Para o Rio de Janeiro só nos lembrámos do Galo de Barcelos

Assim não vamos mesmo a ser capazes de transmitir no Brasil a imagem de um Portugal moderno.

António Costa tem vindo a colocar a questão da lusofonia no centro das prioridades políticas, aposta que há uns tempos enriqueceu com a proposta de um “Schengen Lusófono”, proposta que, a concretizar-se, pode vir a ser um instrumento fundamental para facilitar o contacto, a troca de ideias e o lançamento de projectos ponte que contribuam para reforçar as teias de cumplicidades entre as pessoas e parceiros dos diferentes países e comunidades de língua portuguesa. Uma prioridade que tem vindo a reafirmar noutras intervenções, nomeadamente quando, ainda na Câmara de Lisboa, mostrou um enorme orgulho na possibilidade dada à cidade de Lisboa de se associar à celebração dos 450 anos do Rio de Janeiro, e, mais recentemente, na visita ao Brasil, nomeadamente na visita ao Real Gabinete de Leitura, no Rio, e aos trabalhos preparativos da exposição de arte contemporânea portuguesa patente no Museu Afro-brasileiro de São Paulo e onde se felicitou pelo facto de estarmos “a transmitir no Brasil a imagem de um Portugal moderno”.

Mas se é um sinal positivo assumir a lusofonia como uma prioridade, ela tem que se traduzir em actos que sejam muito mais que declarações de intenções, tem que ser capaz de provocar dinâmicas novas, tal como fizeram todos aqueles que ao longo da história foram capazes de contribuir para que este ADN que a língua portuguesa espalhou por todo o mundo se reforce. Actos e dinâmicas que mostrem que há empenho e mobilização para superar a ausência total de pensamento e estratégia de Portugal no interior do universo da língua portuguesa e da lusofonia, ausência que nos fez, e ainda faz, andar sem rumo, navegar à vista e embarcar numa série de aventuras inconsequentes e desastrosas.

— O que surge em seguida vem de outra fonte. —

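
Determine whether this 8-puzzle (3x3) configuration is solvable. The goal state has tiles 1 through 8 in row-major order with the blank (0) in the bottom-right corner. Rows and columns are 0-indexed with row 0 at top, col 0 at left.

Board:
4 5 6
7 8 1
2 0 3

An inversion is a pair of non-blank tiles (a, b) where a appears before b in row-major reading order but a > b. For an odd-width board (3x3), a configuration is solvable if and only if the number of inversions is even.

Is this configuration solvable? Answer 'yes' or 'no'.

Answer: no

Derivation:
Inversions (pairs i<j in row-major order where tile[i] > tile[j] > 0): 15
15 is odd, so the puzzle is not solvable.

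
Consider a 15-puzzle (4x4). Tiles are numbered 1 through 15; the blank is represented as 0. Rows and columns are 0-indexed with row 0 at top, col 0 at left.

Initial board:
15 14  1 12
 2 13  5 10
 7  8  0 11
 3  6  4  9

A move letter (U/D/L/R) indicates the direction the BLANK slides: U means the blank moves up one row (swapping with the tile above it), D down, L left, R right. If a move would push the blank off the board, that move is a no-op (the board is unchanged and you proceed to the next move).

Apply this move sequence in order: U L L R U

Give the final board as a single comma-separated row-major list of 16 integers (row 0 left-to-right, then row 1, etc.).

After move 1 (U):
15 14  1 12
 2 13  0 10
 7  8  5 11
 3  6  4  9

After move 2 (L):
15 14  1 12
 2  0 13 10
 7  8  5 11
 3  6  4  9

After move 3 (L):
15 14  1 12
 0  2 13 10
 7  8  5 11
 3  6  4  9

After move 4 (R):
15 14  1 12
 2  0 13 10
 7  8  5 11
 3  6  4  9

After move 5 (U):
15  0  1 12
 2 14 13 10
 7  8  5 11
 3  6  4  9

Answer: 15, 0, 1, 12, 2, 14, 13, 10, 7, 8, 5, 11, 3, 6, 4, 9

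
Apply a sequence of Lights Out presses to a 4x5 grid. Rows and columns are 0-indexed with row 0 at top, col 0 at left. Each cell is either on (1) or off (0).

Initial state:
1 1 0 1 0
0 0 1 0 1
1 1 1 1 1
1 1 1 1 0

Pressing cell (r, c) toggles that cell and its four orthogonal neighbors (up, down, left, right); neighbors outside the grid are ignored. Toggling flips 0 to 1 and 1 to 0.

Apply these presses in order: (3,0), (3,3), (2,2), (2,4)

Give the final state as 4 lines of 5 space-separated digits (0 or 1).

After press 1 at (3,0):
1 1 0 1 0
0 0 1 0 1
0 1 1 1 1
0 0 1 1 0

After press 2 at (3,3):
1 1 0 1 0
0 0 1 0 1
0 1 1 0 1
0 0 0 0 1

After press 3 at (2,2):
1 1 0 1 0
0 0 0 0 1
0 0 0 1 1
0 0 1 0 1

After press 4 at (2,4):
1 1 0 1 0
0 0 0 0 0
0 0 0 0 0
0 0 1 0 0

Answer: 1 1 0 1 0
0 0 0 0 0
0 0 0 0 0
0 0 1 0 0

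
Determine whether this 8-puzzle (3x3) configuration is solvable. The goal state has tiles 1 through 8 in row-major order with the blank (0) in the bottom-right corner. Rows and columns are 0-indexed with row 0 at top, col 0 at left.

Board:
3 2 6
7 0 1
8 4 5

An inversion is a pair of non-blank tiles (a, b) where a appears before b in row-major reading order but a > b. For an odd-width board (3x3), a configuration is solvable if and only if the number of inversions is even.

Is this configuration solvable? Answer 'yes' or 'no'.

Inversions (pairs i<j in row-major order where tile[i] > tile[j] > 0): 11
11 is odd, so the puzzle is not solvable.

Answer: no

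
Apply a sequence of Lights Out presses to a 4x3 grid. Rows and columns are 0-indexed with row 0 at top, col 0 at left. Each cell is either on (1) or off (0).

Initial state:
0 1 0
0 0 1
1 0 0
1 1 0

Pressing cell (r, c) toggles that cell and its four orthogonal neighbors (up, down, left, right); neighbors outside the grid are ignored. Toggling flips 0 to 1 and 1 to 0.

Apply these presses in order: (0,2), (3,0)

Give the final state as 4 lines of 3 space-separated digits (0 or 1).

After press 1 at (0,2):
0 0 1
0 0 0
1 0 0
1 1 0

After press 2 at (3,0):
0 0 1
0 0 0
0 0 0
0 0 0

Answer: 0 0 1
0 0 0
0 0 0
0 0 0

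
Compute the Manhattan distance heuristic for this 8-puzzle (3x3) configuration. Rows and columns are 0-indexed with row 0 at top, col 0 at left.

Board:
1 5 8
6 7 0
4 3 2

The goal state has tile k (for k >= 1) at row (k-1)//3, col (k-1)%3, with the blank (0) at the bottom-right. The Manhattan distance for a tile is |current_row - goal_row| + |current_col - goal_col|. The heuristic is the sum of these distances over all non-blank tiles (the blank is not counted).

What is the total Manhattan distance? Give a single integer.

Answer: 15

Derivation:
Tile 1: (0,0)->(0,0) = 0
Tile 5: (0,1)->(1,1) = 1
Tile 8: (0,2)->(2,1) = 3
Tile 6: (1,0)->(1,2) = 2
Tile 7: (1,1)->(2,0) = 2
Tile 4: (2,0)->(1,0) = 1
Tile 3: (2,1)->(0,2) = 3
Tile 2: (2,2)->(0,1) = 3
Sum: 0 + 1 + 3 + 2 + 2 + 1 + 3 + 3 = 15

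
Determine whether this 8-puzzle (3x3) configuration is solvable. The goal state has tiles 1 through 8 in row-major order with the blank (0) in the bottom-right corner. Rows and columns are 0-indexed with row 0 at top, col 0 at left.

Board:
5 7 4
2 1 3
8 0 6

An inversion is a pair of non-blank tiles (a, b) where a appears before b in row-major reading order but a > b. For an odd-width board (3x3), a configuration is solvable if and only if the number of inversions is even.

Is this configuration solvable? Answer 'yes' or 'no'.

Answer: yes

Derivation:
Inversions (pairs i<j in row-major order where tile[i] > tile[j] > 0): 14
14 is even, so the puzzle is solvable.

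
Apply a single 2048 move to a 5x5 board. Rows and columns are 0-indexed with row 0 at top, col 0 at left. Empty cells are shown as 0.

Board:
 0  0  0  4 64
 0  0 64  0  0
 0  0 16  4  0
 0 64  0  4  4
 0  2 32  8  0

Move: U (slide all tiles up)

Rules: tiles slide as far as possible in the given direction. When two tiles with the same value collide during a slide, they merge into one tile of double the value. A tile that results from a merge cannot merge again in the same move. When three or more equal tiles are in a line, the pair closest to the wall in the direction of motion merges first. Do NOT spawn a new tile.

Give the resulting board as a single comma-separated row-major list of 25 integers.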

Lisboa participou nas comemorações dos 450 anos do Rio enviando um galo de Barcelos da Joana Vasconcelos para ocupar provisoriamente uma praça duma cidade que passou por um enorme processo de renovação, nomeadamente na zona ribeirinha onde pontua o museu do Amanhã, uma obra de Calatrava, com muitas semelhanças com o que em Lisboa se passou aquando da Expo. Quando a memória da origem do Rio é portuguesa, quando o projecto de renovação urbana reaviva e reforça essas memórias trazendo-as para a actualidade, os 450 anos do Rio teriam sido o momento para aprofundar estas novas pontes e pontos de contacto, poderia ter sido a grande oportunidade para que a beleza do Real Gabinete de Leitura pudesse levar a que se apostasse na renovação da sua envolvente, praça Alexandre Herculano e rua Luiz de Camões, que é o exemplo mais acabado de degradação urbana. Mas a nossa imaginação só deu para o galo de Barcelos, o que é, no mínimo, pobre, muito pobre.

Assim não vamos mesmo a ser capazes de transmitir no Brasil a imagem de um Portugal moderno, por muito que o discurso oficial nos queira convencer disso.